一年生の優勝クラス、二年生の優勝クラス…… 優勝が発表される度に、そのクラスより黄色い悲鳴が上がる。男子も雄叫びたる歓喜の声を上げているだろうが、黄色い悲鳴の大きさの前に覆われて殆ど聞こえない。
優勝を逃したクラスからは悲哀に満ちた悲鳴が上がるが、「まだ来年」がある身故に笑い声も僅かに混じっている。
そして、問題の三年生の優勝発表が行われた。
「三年生、優勝クラスは……」
三年生の皆は固唾を呑んで優勝クラスの発表を見守る。

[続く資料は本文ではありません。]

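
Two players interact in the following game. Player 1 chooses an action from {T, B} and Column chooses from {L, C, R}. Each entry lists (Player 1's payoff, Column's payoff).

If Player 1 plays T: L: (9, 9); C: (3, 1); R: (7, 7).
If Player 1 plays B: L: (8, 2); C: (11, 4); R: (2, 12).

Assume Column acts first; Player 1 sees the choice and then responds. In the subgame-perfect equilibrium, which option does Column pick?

Solve by backward induction (Column leads).
- L: Player 1 compares 9, 8 and picks T; Column would get 9.
- C: Player 1 compares 3, 11 and picks B; Column would get 4.
- R: Player 1 compares 7, 2 and picks T; Column would get 7.
Maximizing over 9, 4, 7, Column chooses L. Subgame-perfect outcome: (T, L) with payoffs (9, 9).

L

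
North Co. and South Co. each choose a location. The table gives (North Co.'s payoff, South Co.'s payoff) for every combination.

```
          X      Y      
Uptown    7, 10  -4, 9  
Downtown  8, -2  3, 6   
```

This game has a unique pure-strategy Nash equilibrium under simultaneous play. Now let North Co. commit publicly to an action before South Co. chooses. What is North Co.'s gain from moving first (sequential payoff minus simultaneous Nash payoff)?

4

Work backward from South Co.'s decision.
- Uptown: BR = X, leader payoff 7.
- Downtown: BR = Y, leader payoff 3.
Maximizing over 7, 3, North Co. chooses Uptown. Subgame-perfect outcome: (Uptown, X) with payoffs (7, 10).
Under simultaneous play:
North Co.'s best replies: X→Downtown; Y→Downtown.
South Co.'s best replies: Uptown→X; Downtown→Y.
Only (Downtown, Y) has each player best-responding; Nash payoffs (3, 6).
North Co.'s commitment gain: 7 − 3 = 4.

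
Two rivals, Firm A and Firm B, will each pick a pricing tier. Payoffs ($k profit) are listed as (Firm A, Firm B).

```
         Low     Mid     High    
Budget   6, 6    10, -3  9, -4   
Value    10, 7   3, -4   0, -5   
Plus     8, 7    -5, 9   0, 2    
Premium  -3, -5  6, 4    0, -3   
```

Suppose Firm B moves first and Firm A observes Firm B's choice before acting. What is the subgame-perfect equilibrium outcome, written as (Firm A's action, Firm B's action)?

Backward induction with Firm B moving first.
- Low: Firm A compares 6, 10, 8, -3 and picks Value; Firm B would get 7.
- Mid: Firm A compares 10, 3, -5, 6 and picks Budget; Firm B would get -3.
- High: Firm A compares 9, 0, 0, 0 and picks Budget; Firm B would get -4.
Among 7, -3, -4, the best is 7 at Low. Subgame-perfect outcome: (Value, Low) with payoffs (10, 7).

(Value, Low)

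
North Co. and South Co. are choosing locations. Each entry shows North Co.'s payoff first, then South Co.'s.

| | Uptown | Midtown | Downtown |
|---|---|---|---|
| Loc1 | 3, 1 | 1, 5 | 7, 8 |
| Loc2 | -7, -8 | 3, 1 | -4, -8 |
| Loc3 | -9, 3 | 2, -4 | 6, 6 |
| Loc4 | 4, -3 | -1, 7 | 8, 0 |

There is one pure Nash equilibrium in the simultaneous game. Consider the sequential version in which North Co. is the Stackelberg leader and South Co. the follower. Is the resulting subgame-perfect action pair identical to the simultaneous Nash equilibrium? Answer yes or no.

Backward induction with North Co. moving first.
- Loc1 → South Co. plays Downtown (best of 1, 5, 8); North Co. gets 7.
- Loc2 → South Co. plays Midtown (best of -8, 1, -8); North Co. gets 3.
- Loc3 → South Co. plays Downtown (best of 3, -4, 6); North Co. gets 6.
- Loc4 → South Co. plays Midtown (best of -3, 7, 0); North Co. gets -1.
North Co.'s induced payoffs are 7, 3, 6, -1, so North Co. commits to Loc1. Subgame-perfect outcome: (Loc1, Downtown) with payoffs (7, 8).
Now find the simultaneous Nash equilibrium.
North Co.'s best replies: Uptown→Loc4; Midtown→Loc2; Downtown→Loc4.
South Co.'s best replies: Loc1→Downtown; Loc2→Midtown; Loc3→Downtown; Loc4→Midtown.
The unique mutual best reply is (Loc2, Midtown), giving (3, 1).
Sequential outcome (Loc1, Downtown) differs from the Nash profile (Loc2, Midtown).

no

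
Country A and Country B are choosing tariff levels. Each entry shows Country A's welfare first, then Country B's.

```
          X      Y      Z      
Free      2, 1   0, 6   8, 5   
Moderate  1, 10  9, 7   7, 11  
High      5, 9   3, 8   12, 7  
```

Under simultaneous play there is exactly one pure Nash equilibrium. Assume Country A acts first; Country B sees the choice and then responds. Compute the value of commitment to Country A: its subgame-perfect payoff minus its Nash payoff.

2

Solve by backward induction (Country A leads).
- Free: Country B compares 1, 6, 5 and picks Y; Country A would get 0.
- Moderate: Country B compares 10, 7, 11 and picks Z; Country A would get 7.
- High: Country B compares 9, 8, 7 and picks X; Country A would get 5.
Among 0, 7, 5, the best is 7 at Moderate. Subgame-perfect outcome: (Moderate, Z) with payoffs (7, 11).
Under simultaneous play:
Country A's best replies: X→High; Y→Moderate; Z→High.
Country B's best replies: Free→Y; Moderate→Z; High→X.
Only (High, X) has each player best-responding; Nash payoffs (5, 9).
Country A's commitment gain: 7 − 5 = 2.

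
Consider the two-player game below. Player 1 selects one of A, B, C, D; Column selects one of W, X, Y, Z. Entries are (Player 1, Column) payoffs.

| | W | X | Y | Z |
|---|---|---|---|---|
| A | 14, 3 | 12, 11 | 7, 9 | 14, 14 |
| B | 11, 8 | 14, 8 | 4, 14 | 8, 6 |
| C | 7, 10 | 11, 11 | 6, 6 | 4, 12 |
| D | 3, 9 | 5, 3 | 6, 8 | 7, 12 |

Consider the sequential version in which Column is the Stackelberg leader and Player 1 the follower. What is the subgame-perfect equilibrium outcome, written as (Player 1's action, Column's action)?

Work backward from Player 1's decision.
- W: BR = A, leader payoff 3.
- X: BR = B, leader payoff 8.
- Y: BR = A, leader payoff 9.
- Z: BR = A, leader payoff 14.
Among 3, 8, 9, 14, the best is 14 at Z. Subgame-perfect outcome: (A, Z) with payoffs (14, 14).

(A, Z)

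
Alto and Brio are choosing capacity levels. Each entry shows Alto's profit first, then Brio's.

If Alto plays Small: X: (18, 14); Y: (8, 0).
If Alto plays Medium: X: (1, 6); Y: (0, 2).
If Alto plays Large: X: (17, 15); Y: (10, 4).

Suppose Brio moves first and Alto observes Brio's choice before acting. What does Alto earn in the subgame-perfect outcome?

18

Backward induction with Brio moving first.
- X: Alto compares 18, 1, 17 and picks Small; Brio would get 14.
- Y: Alto compares 8, 0, 10 and picks Large; Brio would get 4.
Brio's induced payoffs are 14, 4, so Brio commits to X. Subgame-perfect outcome: (Small, X) with payoffs (18, 14).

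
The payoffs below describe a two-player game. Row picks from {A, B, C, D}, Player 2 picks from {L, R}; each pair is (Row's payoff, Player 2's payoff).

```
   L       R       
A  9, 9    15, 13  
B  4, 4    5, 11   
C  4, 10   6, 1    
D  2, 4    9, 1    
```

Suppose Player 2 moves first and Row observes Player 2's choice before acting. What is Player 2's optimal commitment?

Solve by backward induction (Player 2 leads).
- L: BR = A, leader payoff 9.
- R: BR = A, leader payoff 13.
Among 9, 13, the best is 13 at R. Subgame-perfect outcome: (A, R) with payoffs (15, 13).

R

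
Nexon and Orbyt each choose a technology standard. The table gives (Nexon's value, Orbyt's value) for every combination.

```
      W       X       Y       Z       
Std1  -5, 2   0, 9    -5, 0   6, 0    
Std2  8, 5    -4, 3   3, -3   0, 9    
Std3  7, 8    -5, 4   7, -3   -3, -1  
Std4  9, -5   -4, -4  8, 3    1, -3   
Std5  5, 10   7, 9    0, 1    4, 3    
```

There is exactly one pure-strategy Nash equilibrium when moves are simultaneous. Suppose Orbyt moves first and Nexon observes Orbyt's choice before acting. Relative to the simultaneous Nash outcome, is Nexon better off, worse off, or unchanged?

Solve by backward induction (Orbyt leads).
- W → Nexon plays Std4 (best of -5, 8, 7, 9, 5); Orbyt gets -5.
- X → Nexon plays Std5 (best of 0, -4, -5, -4, 7); Orbyt gets 9.
- Y → Nexon plays Std4 (best of -5, 3, 7, 8, 0); Orbyt gets 3.
- Z → Nexon plays Std1 (best of 6, 0, -3, 1, 4); Orbyt gets 0.
Orbyt's induced payoffs are -5, 9, 3, 0, so Orbyt commits to X. Subgame-perfect outcome: (Std5, X) with payoffs (7, 9).
Under simultaneous play:
Nexon's best replies: W→Std4; X→Std5; Y→Std4; Z→Std1.
Orbyt's best replies: Std1→X; Std2→Z; Std3→W; Std4→Y; Std5→W.
The unique mutual best reply is (Std4, Y), giving (8, 3).
Nexon earns 7 sequentially versus 8 at the Nash outcome: worse off.

worse off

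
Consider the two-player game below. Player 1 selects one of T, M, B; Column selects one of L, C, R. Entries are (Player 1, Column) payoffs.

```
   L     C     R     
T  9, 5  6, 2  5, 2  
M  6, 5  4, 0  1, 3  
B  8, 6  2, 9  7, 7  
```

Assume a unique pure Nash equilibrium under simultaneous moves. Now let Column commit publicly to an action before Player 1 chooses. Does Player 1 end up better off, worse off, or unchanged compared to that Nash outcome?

worse off

Backward induction with Column moving first.
- L: BR = T, leader payoff 5.
- C: BR = T, leader payoff 2.
- R: BR = B, leader payoff 7.
Among 5, 2, 7, the best is 7 at R. Subgame-perfect outcome: (B, R) with payoffs (7, 7).
For the simultaneous game, intersect best replies.
Player 1's best replies: L→T; C→T; R→B.
Column's best replies: T→L; M→L; B→C.
Only (T, L) has each player best-responding; Nash payoffs (9, 5).
Player 1 earns 7 sequentially versus 9 at the Nash outcome: worse off.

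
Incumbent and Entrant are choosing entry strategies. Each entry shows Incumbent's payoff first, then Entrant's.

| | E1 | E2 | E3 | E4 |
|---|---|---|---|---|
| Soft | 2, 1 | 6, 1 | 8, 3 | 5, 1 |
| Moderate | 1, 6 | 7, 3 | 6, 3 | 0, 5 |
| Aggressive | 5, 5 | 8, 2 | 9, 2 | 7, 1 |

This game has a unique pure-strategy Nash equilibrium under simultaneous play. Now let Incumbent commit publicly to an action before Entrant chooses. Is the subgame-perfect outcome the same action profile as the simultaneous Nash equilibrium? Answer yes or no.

Work backward from Entrant's decision.
- Soft: Entrant compares 1, 1, 3, 1 and picks E3; Incumbent would get 8.
- Moderate: Entrant compares 6, 3, 3, 5 and picks E1; Incumbent would get 1.
- Aggressive: Entrant compares 5, 2, 2, 1 and picks E1; Incumbent would get 5.
Maximizing over 8, 1, 5, Incumbent chooses Soft. Subgame-perfect outcome: (Soft, E3) with payoffs (8, 3).
For the simultaneous game, intersect best replies.
Incumbent's best replies: E1→Aggressive; E2→Aggressive; E3→Aggressive; E4→Aggressive.
Entrant's best replies: Soft→E3; Moderate→E1; Aggressive→E1.
Only (Aggressive, E1) has each player best-responding; Nash payoffs (5, 5).
Sequential outcome (Soft, E3) differs from the Nash profile (Aggressive, E1).

no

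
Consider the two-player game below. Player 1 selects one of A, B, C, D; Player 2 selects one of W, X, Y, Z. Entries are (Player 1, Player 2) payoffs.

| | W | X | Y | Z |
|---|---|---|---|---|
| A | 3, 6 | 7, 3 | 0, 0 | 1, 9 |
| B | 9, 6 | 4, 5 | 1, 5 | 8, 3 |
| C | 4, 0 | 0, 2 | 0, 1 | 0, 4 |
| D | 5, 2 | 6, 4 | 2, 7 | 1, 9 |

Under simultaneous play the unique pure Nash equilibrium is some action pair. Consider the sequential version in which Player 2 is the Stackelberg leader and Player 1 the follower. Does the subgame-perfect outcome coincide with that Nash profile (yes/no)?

no

Solve by backward induction (Player 2 leads).
- W: BR = B, leader payoff 6.
- X: BR = A, leader payoff 3.
- Y: BR = D, leader payoff 7.
- Z: BR = B, leader payoff 3.
Player 2's induced payoffs are 6, 3, 7, 3, so Player 2 commits to Y. Subgame-perfect outcome: (D, Y) with payoffs (2, 7).
For the simultaneous game, intersect best replies.
Player 1's best replies: W→B; X→A; Y→D; Z→B.
Player 2's best replies: A→Z; B→W; C→Z; D→Z.
Only (B, W) has each player best-responding; Nash payoffs (9, 6).
Sequential outcome (D, Y) differs from the Nash profile (B, W).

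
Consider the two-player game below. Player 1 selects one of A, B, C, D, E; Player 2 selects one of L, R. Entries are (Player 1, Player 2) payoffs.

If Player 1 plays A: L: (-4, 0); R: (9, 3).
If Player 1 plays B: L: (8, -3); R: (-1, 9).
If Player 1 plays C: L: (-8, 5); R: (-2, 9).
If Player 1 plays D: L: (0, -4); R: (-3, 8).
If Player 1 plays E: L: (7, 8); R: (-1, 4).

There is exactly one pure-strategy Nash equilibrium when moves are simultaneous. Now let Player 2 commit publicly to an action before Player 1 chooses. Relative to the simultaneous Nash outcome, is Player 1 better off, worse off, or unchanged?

unchanged

Backward induction with Player 2 moving first.
- L: Player 1 compares -4, 8, -8, 0, 7 and picks B; Player 2 would get -3.
- R: Player 1 compares 9, -1, -2, -3, -1 and picks A; Player 2 would get 3.
Among -3, 3, the best is 3 at R. Subgame-perfect outcome: (A, R) with payoffs (9, 3).
Under simultaneous play:
Player 1's best replies: L→B; R→A.
Player 2's best replies: A→R; B→R; C→R; D→R; E→L.
Only (A, R) has each player best-responding; Nash payoffs (9, 3).
Player 1 earns 9 sequentially versus 9 at the Nash outcome: unchanged.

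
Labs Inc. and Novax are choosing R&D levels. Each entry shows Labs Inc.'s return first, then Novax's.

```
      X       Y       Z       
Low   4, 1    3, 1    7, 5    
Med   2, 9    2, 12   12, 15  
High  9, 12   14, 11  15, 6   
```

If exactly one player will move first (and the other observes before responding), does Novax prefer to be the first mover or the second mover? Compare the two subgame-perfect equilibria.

second

If Labs Inc. leads: Novax's best replies are Low→Z, Med→Z, High→X; Labs Inc.'s induced payoffs 7, 12, 9; outcome (Med, Z), payoffs (12, 15).
If Novax leads: Labs Inc.'s best replies are X→High, Y→High, Z→High; Novax's induced payoffs 12, 11, 6; outcome (High, X), payoffs (9, 12).
Novax gets 12 moving first and 15 moving second, so Novax prefers to move second.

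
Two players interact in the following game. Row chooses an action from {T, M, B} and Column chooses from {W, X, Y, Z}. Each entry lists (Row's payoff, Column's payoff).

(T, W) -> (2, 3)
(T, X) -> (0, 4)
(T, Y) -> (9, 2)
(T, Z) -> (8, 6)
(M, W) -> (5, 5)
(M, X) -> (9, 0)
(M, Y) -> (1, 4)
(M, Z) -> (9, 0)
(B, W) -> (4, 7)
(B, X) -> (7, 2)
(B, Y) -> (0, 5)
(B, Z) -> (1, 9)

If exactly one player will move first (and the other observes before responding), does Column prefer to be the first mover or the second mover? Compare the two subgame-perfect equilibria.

second

If Row leads: Column's best replies are T→Z, M→W, B→Z; Row's induced payoffs 8, 5, 1; outcome (T, Z), payoffs (8, 6).
If Column leads: Row's best replies are W→M, X→M, Y→T, Z→M; Column's induced payoffs 5, 0, 2, 0; outcome (M, W), payoffs (5, 5).
Column gets 5 moving first and 6 moving second, so Column prefers to move second.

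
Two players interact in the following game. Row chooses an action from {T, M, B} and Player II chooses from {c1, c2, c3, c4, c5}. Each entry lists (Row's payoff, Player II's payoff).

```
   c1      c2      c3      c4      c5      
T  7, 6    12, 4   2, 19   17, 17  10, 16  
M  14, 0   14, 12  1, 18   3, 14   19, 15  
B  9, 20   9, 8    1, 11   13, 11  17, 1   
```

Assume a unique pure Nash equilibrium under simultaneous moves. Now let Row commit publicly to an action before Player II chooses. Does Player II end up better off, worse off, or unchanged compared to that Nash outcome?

better off

Player II best-responds to each possible Row move:
- T: Player II compares 6, 4, 19, 17, 16 and picks c3; Row would get 2.
- M: Player II compares 0, 12, 18, 14, 15 and picks c3; Row would get 1.
- B: Player II compares 20, 8, 11, 11, 1 and picks c1; Row would get 9.
Among 2, 1, 9, the best is 9 at B. Subgame-perfect outcome: (B, c1) with payoffs (9, 20).
For the simultaneous game, intersect best replies.
Row's best replies: c1→M; c2→M; c3→T; c4→T; c5→M.
Player II's best replies: T→c3; M→c3; B→c1.
Only (T, c3) has each player best-responding; Nash payoffs (2, 19).
Player II earns 20 sequentially versus 19 at the Nash outcome: better off.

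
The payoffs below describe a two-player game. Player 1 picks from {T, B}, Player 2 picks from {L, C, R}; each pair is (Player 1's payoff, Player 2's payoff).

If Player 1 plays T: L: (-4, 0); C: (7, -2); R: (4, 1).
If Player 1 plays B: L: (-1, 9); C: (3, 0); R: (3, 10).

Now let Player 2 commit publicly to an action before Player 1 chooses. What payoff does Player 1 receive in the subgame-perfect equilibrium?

Player 1 best-responds to each possible Player 2 move:
- L: BR = B, leader payoff 9.
- C: BR = T, leader payoff -2.
- R: BR = T, leader payoff 1.
Maximizing over 9, -2, 1, Player 2 chooses L. Subgame-perfect outcome: (B, L) with payoffs (-1, 9).

-1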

じっと舞台上を見つめる者、頭を下げて両手を組み祈るように優勝を願う者、隣の者と手を繋ぐ者、至って冷静でいる者、様々であった。
ただ、三年一組だけは「関係ない」とでも思っているのか皆冷静である。
「三年三組、旅立ちの日に」
三年三組が黄色い歓喜の悲鳴に包まれた。皆、手を繋いだり抱き合ったりなどで喜びを分かち合う。
優勝を逃した他クラスからは悲哀の悲鳴が聞こえてくる。もう、来年はないのだから……
ただ、三年一組のみは舞香と多香子が啜り泣く以外は無反応。その一角だけで葬式でも行われているかのように沈黙を守っていたのである。
そして、発表された総合優勝も三年三組。アンコールが行われ、指揮者は総合優勝の栄光を得た嬉しさで涙を流しながら指揮を行うのであった。